Pope Saint Cornelius
Pope Adeodatus is sometimes called Adeodatus II, because another pope, Deodatus, was also referred to Adeodatus I sometimes. It can be difficult to keep them all straight.
Adeodatus was born in Rome, son of Jovinian. As a young man, he joined the order of St. Benedict, referred to as the Black monks, due to the color of their habits. He became a monk of the Roman cloister of St. Erasmus on Caelian Hill. He remained a monk and a priest and was not elevated to the cardinalate. His past work with monks made him appreciate their work; he chose many monks for important offices.
When Adeodatus was elected, permission was quickly granted by the emperor and the new pope was installed April 11, 672. He was already known for his generosity, especially to the poor and pilgrims.
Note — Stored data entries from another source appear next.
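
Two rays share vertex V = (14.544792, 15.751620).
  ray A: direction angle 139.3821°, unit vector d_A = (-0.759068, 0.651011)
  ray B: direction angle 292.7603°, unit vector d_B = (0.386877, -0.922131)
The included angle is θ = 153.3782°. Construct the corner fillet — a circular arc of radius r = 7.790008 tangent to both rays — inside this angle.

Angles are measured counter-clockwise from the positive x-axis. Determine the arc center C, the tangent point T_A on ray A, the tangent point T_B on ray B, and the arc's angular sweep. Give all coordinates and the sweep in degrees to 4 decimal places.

center=(8.0744,11.0383) T_A=(13.1458,16.9515) T_B=(15.2578,14.0521) sweep=26.6218

bisector direction at 216.0712° = (-0.808286,-0.588790)
center distance |VC| = r/sin(θ/2) = 7.790008/sin(76.6891°) = 8.005063
C = V + |VC|·bis = (8.0744,11.0383)
T_A = V + ((C−V)·d_A)·d_A = V + 1.8430·d_A = (13.1458,16.9515)
T_B = V + ((C−V)·d_B)·d_B = V + 1.8430·d_B = (15.2578,14.0521)
sweep = 180° − θ = 26.6218°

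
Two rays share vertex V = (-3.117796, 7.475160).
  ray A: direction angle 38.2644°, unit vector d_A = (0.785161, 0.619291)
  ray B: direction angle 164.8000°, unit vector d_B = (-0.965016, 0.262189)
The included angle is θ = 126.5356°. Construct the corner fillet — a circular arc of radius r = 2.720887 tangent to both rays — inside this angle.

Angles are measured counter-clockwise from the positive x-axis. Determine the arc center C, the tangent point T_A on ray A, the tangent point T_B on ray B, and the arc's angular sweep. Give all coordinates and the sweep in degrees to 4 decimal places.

bisector direction at 101.5322° = (-0.199919,0.979813)
center distance |VC| = r/sin(θ/2) = 2.720887/sin(63.2678°) = 3.046501
C = V + |VC|·bis = (-3.7268,10.4602)
T_A = V + ((C−V)·d_A)·d_A = V + 1.3704·d_A = (-2.0418,8.3238)
T_B = V + ((C−V)·d_B)·d_B = V + 1.3704·d_B = (-4.4402,7.8345)
sweep = 180° − θ = 53.4644°

center=(-3.7268,10.4602) T_A=(-2.0418,8.3238) T_B=(-4.4402,7.8345) sweep=53.4644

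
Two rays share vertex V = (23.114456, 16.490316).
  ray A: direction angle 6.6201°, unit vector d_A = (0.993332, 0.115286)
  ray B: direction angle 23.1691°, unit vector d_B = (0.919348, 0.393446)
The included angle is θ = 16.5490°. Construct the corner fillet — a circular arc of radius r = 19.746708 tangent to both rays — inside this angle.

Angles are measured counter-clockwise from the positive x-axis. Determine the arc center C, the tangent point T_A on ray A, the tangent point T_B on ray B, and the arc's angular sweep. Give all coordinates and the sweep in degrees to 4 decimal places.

bisector direction at 14.8946° = (0.966400,0.257042)
center distance |VC| = r/sin(θ/2) = 19.746708/sin(8.2745°) = 137.210157
C = V + |VC|·bis = (155.7144,51.7590)
T_A = V + ((C−V)·d_A)·d_A = V + 135.7818·d_A = (157.9909,32.1440)
T_B = V + ((C−V)·d_B)·d_B = V + 135.7818·d_B = (147.9451,69.9131)
sweep = 180° − θ = 163.4510°

center=(155.7144,51.7590) T_A=(157.9909,32.1440) T_B=(147.9451,69.9131) sweep=163.4510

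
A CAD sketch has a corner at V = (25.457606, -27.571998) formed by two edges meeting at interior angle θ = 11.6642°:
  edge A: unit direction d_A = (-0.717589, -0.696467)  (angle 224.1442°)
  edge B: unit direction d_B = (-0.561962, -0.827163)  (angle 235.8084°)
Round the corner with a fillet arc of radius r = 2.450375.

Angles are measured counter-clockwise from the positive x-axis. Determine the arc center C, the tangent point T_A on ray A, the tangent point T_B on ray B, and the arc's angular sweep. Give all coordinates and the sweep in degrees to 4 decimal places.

bisector direction at 229.9763° = (-0.643104,-0.765778)
center distance |VC| = r/sin(θ/2) = 2.450375/sin(5.8321°) = 24.114621
C = V + |VC|·bis = (9.9494,-46.0385)
T_A = V + ((C−V)·d_A)·d_A = V + 23.9898·d_A = (8.2428,-44.2801)
T_B = V + ((C−V)·d_B)·d_B = V + 23.9898·d_B = (11.9762,-47.4155)
sweep = 180° − θ = 168.3358°

center=(9.9494,-46.0385) T_A=(8.2428,-44.2801) T_B=(11.9762,-47.4155) sweep=168.3358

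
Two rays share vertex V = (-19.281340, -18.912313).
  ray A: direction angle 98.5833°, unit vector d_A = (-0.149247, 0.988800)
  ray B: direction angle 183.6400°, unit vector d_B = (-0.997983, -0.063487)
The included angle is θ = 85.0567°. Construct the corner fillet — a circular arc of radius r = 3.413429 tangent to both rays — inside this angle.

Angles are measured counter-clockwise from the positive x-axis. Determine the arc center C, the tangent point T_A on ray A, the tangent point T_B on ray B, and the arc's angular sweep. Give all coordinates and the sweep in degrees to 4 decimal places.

bisector direction at 141.1116° = (-0.778371,0.627805)
center distance |VC| = r/sin(θ/2) = 3.413429/sin(42.5284°) = 5.049788
C = V + |VC|·bis = (-23.2119,-15.7420)
T_A = V + ((C−V)·d_A)·d_A = V + 3.7214·d_A = (-19.8367,-15.2326)
T_B = V + ((C−V)·d_B)·d_B = V + 3.7214·d_B = (-22.9952,-19.1486)
sweep = 180° − θ = 94.9433°

center=(-23.2119,-15.7420) T_A=(-19.8367,-15.2326) T_B=(-22.9952,-19.1486) sweep=94.9433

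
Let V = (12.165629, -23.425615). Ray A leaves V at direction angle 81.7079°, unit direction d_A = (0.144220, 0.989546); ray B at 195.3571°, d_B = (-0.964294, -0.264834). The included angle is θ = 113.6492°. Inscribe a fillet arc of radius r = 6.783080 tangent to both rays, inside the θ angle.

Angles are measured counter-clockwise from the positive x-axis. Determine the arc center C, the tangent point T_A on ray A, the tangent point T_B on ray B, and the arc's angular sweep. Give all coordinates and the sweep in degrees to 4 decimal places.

center=(6.0930,-18.0592) T_A=(12.8052,-19.0374) T_B=(7.8894,-24.6000) sweep=66.3508

bisector direction at 138.5325° = (-0.749331,0.662195)
center distance |VC| = r/sin(θ/2) = 6.783080/sin(56.8246°) = 8.104045
C = V + |VC|·bis = (6.0930,-18.0592)
T_A = V + ((C−V)·d_A)·d_A = V + 4.4346·d_A = (12.8052,-19.0374)
T_B = V + ((C−V)·d_B)·d_B = V + 4.4346·d_B = (7.8894,-24.6000)
sweep = 180° − θ = 66.3508°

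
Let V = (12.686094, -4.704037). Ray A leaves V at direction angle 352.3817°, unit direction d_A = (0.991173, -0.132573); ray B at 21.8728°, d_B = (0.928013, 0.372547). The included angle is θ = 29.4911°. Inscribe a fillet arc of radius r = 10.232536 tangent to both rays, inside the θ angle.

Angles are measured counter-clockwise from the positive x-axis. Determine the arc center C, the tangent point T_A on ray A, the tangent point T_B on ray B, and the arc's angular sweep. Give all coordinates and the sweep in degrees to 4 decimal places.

bisector direction at 7.1273° = (0.992273,0.124073)
center distance |VC| = r/sin(θ/2) = 10.232536/sin(14.7455°) = 40.202189
C = V + |VC|·bis = (52.5776,0.2840)
T_A = V + ((C−V)·d_A)·d_A = V + 38.8782·d_A = (51.2211,-9.8582)
T_B = V + ((C−V)·d_B)·d_B = V + 38.8782·d_B = (48.7655,9.7799)
sweep = 180° − θ = 150.5089°

center=(52.5776,0.2840) T_A=(51.2211,-9.8582) T_B=(48.7655,9.7799) sweep=150.5089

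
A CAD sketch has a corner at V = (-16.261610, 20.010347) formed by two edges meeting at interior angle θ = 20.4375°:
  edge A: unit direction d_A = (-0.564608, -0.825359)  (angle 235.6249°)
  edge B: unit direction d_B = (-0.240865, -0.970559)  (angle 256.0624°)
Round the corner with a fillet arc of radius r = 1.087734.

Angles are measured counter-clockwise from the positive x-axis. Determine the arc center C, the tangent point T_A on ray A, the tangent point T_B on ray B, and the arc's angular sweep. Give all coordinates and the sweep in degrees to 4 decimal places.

bisector direction at 245.8436° = (-0.409228,-0.912432)
center distance |VC| = r/sin(θ/2) = 1.087734/sin(10.2188°) = 6.131298
C = V + |VC|·bis = (-18.7707,14.4160)
T_A = V + ((C−V)·d_A)·d_A = V + 6.0340·d_A = (-19.6685,15.0301)
T_B = V + ((C−V)·d_B)·d_B = V + 6.0340·d_B = (-17.7150,14.1540)
sweep = 180° − θ = 159.5625°

center=(-18.7707,14.4160) T_A=(-19.6685,15.0301) T_B=(-17.7150,14.1540) sweep=159.5625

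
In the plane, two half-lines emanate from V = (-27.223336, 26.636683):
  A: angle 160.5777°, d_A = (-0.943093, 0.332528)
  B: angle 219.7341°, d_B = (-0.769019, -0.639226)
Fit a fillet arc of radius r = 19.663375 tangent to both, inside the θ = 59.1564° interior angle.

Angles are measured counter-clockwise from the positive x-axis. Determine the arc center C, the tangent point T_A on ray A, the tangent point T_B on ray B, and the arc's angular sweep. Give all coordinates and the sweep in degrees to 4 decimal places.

bisector direction at 190.1559° = (-0.984332,-0.176327)
center distance |VC| = r/sin(θ/2) = 19.663375/sin(29.5782°) = 39.835771
C = V + |VC|·bis = (-66.4349,19.6126)
T_A = V + ((C−V)·d_A)·d_A = V + 34.6445·d_A = (-59.8963,38.1570)
T_B = V + ((C−V)·d_B)·d_B = V + 34.6445·d_B = (-53.8656,4.4910)
sweep = 180° − θ = 120.8436°

center=(-66.4349,19.6126) T_A=(-59.8963,38.1570) T_B=(-53.8656,4.4910) sweep=120.8436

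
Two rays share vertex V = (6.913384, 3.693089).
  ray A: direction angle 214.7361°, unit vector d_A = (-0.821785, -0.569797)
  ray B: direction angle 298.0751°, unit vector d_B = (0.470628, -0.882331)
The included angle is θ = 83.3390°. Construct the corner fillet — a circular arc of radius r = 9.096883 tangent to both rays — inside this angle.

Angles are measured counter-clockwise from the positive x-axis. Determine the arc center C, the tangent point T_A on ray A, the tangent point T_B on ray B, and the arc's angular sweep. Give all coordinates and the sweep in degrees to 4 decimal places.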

Following that view of life, Adeodatus increased the allowance for the clergy. He gave Venice the right to choose their own doge. He arranged repairs on the Church of St. Peter, not the basilica, and the Church of St. Erasmus at the monastery. He recognized the Abbey of St. Martin of Tours as being exempt from episcopal authorities. However, he made it clear that he was not going to get into the arguments and politics of the Monothelite heresy.
While Adeodatus took a breather from politics and heresies, the Muslims renewed their siege against the Byzantine Empire. In 673, the Emperor’s fleet sailed to Egypt in an attempt to destroy the Arab fleet before it could sail into the Aegean. The main fleet was missed as it had already at Rhodes. But the Byzantine navy did win a battle off the coast of Egypt.
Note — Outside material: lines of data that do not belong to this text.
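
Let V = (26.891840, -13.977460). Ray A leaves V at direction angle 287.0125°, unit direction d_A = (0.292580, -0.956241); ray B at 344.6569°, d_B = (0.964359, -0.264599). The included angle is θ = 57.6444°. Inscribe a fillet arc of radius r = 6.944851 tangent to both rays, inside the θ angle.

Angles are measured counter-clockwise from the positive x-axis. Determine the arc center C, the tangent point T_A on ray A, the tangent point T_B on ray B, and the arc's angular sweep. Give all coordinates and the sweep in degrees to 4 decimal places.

bisector direction at 315.8347° = (0.717333,-0.696731)
center distance |VC| = r/sin(θ/2) = 6.944851/sin(28.8222°) = 14.405620
C = V + |VC|·bis = (37.2255,-24.0143)
T_A = V + ((C−V)·d_A)·d_A = V + 12.6211·d_A = (30.5845,-26.0462)
T_B = V + ((C−V)·d_B)·d_B = V + 12.6211·d_B = (39.0631,-17.3170)
sweep = 180° − θ = 122.3556°

center=(37.2255,-24.0143) T_A=(30.5845,-26.0462) T_B=(39.0631,-17.3170) sweep=122.3556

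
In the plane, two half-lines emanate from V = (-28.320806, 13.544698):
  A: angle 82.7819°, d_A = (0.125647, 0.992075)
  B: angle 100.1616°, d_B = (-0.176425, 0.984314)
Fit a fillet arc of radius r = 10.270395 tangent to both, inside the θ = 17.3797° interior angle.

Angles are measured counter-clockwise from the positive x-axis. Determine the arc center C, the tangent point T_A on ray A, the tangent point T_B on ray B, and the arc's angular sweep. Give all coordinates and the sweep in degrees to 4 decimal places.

bisector direction at 91.4718° = (-0.025684,0.999670)
center distance |VC| = r/sin(θ/2) = 10.270395/sin(8.6898°) = 67.977278
C = V + |VC|·bis = (-30.0667,81.4996)
T_A = V + ((C−V)·d_A)·d_A = V + 67.1969·d_A = (-19.8777,80.2091)
T_B = V + ((C−V)·d_B)·d_B = V + 67.1969·d_B = (-40.1760,79.6876)
sweep = 180° − θ = 162.6203°

center=(-30.0667,81.4996) T_A=(-19.8777,80.2091) T_B=(-40.1760,79.6876) sweep=162.6203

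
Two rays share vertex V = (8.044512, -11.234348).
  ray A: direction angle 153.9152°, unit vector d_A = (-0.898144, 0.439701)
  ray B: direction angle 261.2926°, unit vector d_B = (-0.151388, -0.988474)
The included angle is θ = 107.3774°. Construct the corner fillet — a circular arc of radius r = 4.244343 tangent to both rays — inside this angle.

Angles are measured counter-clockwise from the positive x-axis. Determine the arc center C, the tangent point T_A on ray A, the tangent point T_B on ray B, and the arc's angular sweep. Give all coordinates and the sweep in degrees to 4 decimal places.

bisector direction at 207.6039° = (-0.886172,-0.463356)
center distance |VC| = r/sin(θ/2) = 4.244343/sin(53.6887°) = 5.267166
C = V + |VC|·bis = (3.3769,-13.6749)
T_A = V + ((C−V)·d_A)·d_A = V + 3.1191·d_A = (5.2431,-9.8629)
T_B = V + ((C−V)·d_B)·d_B = V + 3.1191·d_B = (7.5723,-14.3175)
sweep = 180° − θ = 72.6226°

center=(3.3769,-13.6749) T_A=(5.2431,-9.8629) T_B=(7.5723,-14.3175) sweep=72.6226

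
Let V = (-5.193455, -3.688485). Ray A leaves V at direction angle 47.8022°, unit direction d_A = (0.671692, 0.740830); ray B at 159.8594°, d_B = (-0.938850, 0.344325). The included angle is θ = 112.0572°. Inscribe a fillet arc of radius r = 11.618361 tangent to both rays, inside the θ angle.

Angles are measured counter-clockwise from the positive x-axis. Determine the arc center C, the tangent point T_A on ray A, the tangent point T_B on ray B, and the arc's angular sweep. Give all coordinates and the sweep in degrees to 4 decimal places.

bisector direction at 103.8308° = (-0.239055,0.971006)
center distance |VC| = r/sin(θ/2) = 11.618361/sin(56.0286°) = 14.009560
C = V + |VC|·bis = (-8.5425,9.9149)
T_A = V + ((C−V)·d_A)·d_A = V + 7.8282·d_A = (0.0647,2.1109)
T_B = V + ((C−V)·d_B)·d_B = V + 7.8282·d_B = (-12.5430,-0.9930)
sweep = 180° − θ = 67.9428°

center=(-8.5425,9.9149) T_A=(0.0647,2.1109) T_B=(-12.5430,-0.9930) sweep=67.9428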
The next year, the Arab fleet sailed up Hellespont to land at Thrace and launched a siege against the capital of Constantinople. There was a land blockade. That is when the Christian Syrian engineer, Callinicus, invented “Greek fire”, a naphta-like substance. With it, he defected to the Empire and fitted the fleet with cannons which could fire this.
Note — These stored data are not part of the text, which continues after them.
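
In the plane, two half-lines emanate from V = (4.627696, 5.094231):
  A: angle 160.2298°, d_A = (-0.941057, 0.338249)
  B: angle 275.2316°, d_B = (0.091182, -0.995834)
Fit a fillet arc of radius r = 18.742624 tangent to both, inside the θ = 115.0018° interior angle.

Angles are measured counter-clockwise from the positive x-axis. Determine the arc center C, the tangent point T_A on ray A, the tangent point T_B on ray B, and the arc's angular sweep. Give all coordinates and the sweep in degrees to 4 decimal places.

center=(-12.9481,-8.5050) T_A=(-6.6085,9.1329) T_B=(5.7164,-6.7960) sweep=64.9982

bisector direction at 217.7307° = (-0.790896,-0.611951)
center distance |VC| = r/sin(θ/2) = 18.742624/sin(57.5009°) = 22.222702
C = V + |VC|·bis = (-12.9481,-8.5050)
T_A = V + ((C−V)·d_A)·d_A = V + 11.9400·d_A = (-6.6085,9.1329)
T_B = V + ((C−V)·d_B)·d_B = V + 11.9400·d_B = (5.7164,-6.7960)
sweep = 180° − θ = 64.9982°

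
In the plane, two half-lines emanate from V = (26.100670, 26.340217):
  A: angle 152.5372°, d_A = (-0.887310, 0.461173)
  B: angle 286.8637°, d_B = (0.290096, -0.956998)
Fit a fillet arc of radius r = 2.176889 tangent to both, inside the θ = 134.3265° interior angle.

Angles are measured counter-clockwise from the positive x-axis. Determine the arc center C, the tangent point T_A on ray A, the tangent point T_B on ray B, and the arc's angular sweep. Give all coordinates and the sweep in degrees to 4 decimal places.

center=(24.2833,24.8314) T_A=(25.2873,26.7630) T_B=(26.3666,25.4629) sweep=45.6735

bisector direction at 219.7005° = (-0.769395,-0.638774)
center distance |VC| = r/sin(θ/2) = 2.176889/sin(67.1633°) = 2.362039
C = V + |VC|·bis = (24.2833,24.8314)
T_A = V + ((C−V)·d_A)·d_A = V + 0.9167·d_A = (25.2873,26.7630)
T_B = V + ((C−V)·d_B)·d_B = V + 0.9167·d_B = (26.3666,25.4629)
sweep = 180° − θ = 45.6735°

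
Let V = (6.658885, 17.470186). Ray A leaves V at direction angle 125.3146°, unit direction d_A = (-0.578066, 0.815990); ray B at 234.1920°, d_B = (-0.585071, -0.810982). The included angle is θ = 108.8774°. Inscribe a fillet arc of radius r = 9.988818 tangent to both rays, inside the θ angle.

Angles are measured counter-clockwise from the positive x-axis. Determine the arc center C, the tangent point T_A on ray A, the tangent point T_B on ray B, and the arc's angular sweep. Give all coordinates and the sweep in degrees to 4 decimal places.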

In 675, the Arab blockade of Constantinople continued, getting more reinforcements from Syria. At this point, the Monothelite Patriarch Constantine, newly appointed, sent a profession of his faith to the pope. Adeodatus read it and found it unacceptable. When news came that he had rejected the patriarch’s document, the pope’s name was taken off all imperial documents. But that was as far as he went in addressing the continuing problem
The following year, Constantinople was still blockaded by the Arabs. Pope Adeodatus, an old man when elected, died of natural causes on June 17. News got into the besieged city, somehow, that the old pope had died and the new pope had been elected. Word was received from Constantinople in only two months that the emperor had given his permission for the new pope to ascend the chair of Peter.
Emperor Constantine IV ultimately defeated the Muslims in 678.